Então Baso agarrou o nariz de seu discípulo com toda a força, dando um forte puxão. Hyakujô gritou:
“Aaaai!”
Baso exclamou: “NÃO FORAM EMBORA COISA NENHUMA!”
Ao ouvir isso, Hyakujô obteve o Satori.
89. O tesouro em casa
Um dia, um jovem chamado Yang Fu deixou sua família e lar para ir a Sze-Chuan visitar o Bodhisattva Wu-Ji. Ele sonhou que junto àquele mestre poderia encontrar um grande tesouro de sabedoria. Quando já se encontrava às portas da cidade, após uma longa viajem cheia de aventuras, encontrou um velho senhor. Este lhe perguntou:
“Onde vais, jovem?”
“Vou estudar com Wu-Ji, o Bodhisattva.” – respondeu o rapaz.
“Em vez de buscar um Bodhisattva, é mais maravilhoso encontrar Buddha.”
Excitado com a perspectiva de encontrar o Grande Mestre, disse Yang Fu:
“Oh! Sabes onde encontrá-lo?!”
“Voltes para casa agora mesmo. Quando lá chegares, encontrarás uma pessoa usando uma manta e chinelos trocados, que lhe cumprimentará. Essa pessoa é o Buddha.”
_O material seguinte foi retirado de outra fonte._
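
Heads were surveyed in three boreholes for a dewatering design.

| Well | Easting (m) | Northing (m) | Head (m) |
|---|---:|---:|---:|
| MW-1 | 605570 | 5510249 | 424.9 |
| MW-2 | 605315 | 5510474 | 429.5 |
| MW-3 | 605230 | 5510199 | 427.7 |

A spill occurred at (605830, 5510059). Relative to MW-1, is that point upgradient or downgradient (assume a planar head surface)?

Taking MW-1 as reference: MW-2−MW-1 = (-255, 225, +4.6); MW-3−MW-1 = (-340, -50, +2.8).
Determinant of the coordinate differences = (-255)·(-50) − (-340)·225 = 89250.
∂h/∂x = [(+4.6)·(-50) − (+2.8)·225] / 89250 = -0.009636
∂h/∂y = [(-255)·(+2.8) − (-340)·(+4.6)] / 89250 = +0.009524
Head at (605830, 5510059) = 424.9 + (-0.009636)·(260) + (+0.009524)·(-190) = 420.59 m.
That is lower than the 424.9 m at MW-1, so the point is downgradient.

downgradient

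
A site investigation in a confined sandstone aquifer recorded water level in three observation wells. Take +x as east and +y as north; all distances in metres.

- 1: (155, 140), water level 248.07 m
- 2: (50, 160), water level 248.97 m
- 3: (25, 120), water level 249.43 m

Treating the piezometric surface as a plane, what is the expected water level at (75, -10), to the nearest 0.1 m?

Taking 1 as reference: 2−1 = (-105, 20, +0.90); 3−1 = (-130, -20, +1.36).
Determinant of the coordinate differences = (-105)·(-20) − (-130)·20 = 4700.
∂h/∂x = [(+0.90)·(-20) − (+1.36)·20] / 4700 = -0.009617
∂h/∂y = [(-105)·(+1.36) − (-130)·(+0.90)] / 4700 = -0.005489
h(75, -10) = 248.07 + (-0.009617)·(-80) + (-0.005489)·(-150) = 248.07 +0.769 +0.823 = 249.663 m.

249.7 m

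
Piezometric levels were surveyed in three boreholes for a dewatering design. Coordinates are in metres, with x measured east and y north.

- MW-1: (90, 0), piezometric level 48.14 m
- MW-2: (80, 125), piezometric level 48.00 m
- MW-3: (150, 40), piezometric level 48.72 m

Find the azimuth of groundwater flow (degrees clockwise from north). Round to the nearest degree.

272°

Taking MW-1 as reference: MW-2−MW-1 = (-10, 125, -0.14); MW-3−MW-1 = (60, 40, +0.58).
Determinant of the coordinate differences = (-10)·40 − 60·125 = -7900.
∂h/∂x = [(-0.14)·40 − (+0.58)·125] / -7900 = +0.009886
∂h/∂y = [(-10)·(+0.58) − 60·(-0.14)] / -7900 = -0.0003291
Flow direction (−∇h) has components (-0.009886 E, +0.0003291 N).
Azimuth = atan2(E, N) = atan2(-0.009886, +0.0003291) = 271.9° ≈ 272°.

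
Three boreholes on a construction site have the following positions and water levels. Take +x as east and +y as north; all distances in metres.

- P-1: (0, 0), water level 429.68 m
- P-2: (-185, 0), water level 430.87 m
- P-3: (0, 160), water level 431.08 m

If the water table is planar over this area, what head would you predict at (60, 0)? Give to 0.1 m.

∂h/∂x = (430.87 − 429.68) / (-185 − 0) = -0.006432
∂h/∂y = (431.08 − 429.68) / (160 − 0) = +0.008750
h(60, 0) = 429.68 + (-0.006432)·(60) + (+0.008750)·(0) = 429.68 -0.386 +0.000 = 429.294 m.

429.3 m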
O rapaz pensou, aterrado: “Como posso retornar agora, quando estou às portas do meu
objetivo? Eu teria que confiar muito no que este simples velho me diz”. Então Yang Fu teve uma forte intuição de que aquele simples homem à sua frente era alguém de grande
sabedoria.
Num impulso, voltou-se para a estrada, sem jamais ter encontrado Wu-Ji. Ele
retornou o mais rápido que pode, ansioso pela vontade de encontrar Buddha. Chegou em casa tarde da noite, e sua amorosa mãe, em meio à alegria e pressa de abraçar o filho que retornava ao lar, cobriu-se de uma manta usada e calçou seus chinelos trocados.
Olhando para sua mãe desse modo, que vinha sorrindo e pronta a abraçá-lo, Yang Fu atingiu o Satori. Este era o maior tesouro.
90. O Mistério do Zen
Certa vez, Huang Shan-ku perguntou ao mestre Hui-t’ang:
“Por favor, Mestre, diga-me qual é o significado oculto do Buddhismo?”
O Mestre replicou:
“Kung-Tzu (Confúcio) disse: ‘Pensais que estou escondendo coisas, ó meus discípulos? Na
verdade, não escondo nada de vocês’. O Zen também não tem nada de oculto. A Verdade já está revelada.”
“Não enten…!” estava dizendo o homem. Mas o mestre fez um gesto de silêncio e disse:
“Não digas nada!”
Huang Shan-ku ficou confuso. O Mestre então ergueu-se e convidou-o a seguí-lo até o sopé de uma montanha. Eles caminharam em silêncio. Lá chegando, o Mestre perguntou:
“Sentes o suave aroma dos ciprestes?”
“Sim,” disse o outro.
“Como vês, também eu não escondo nada de ti.”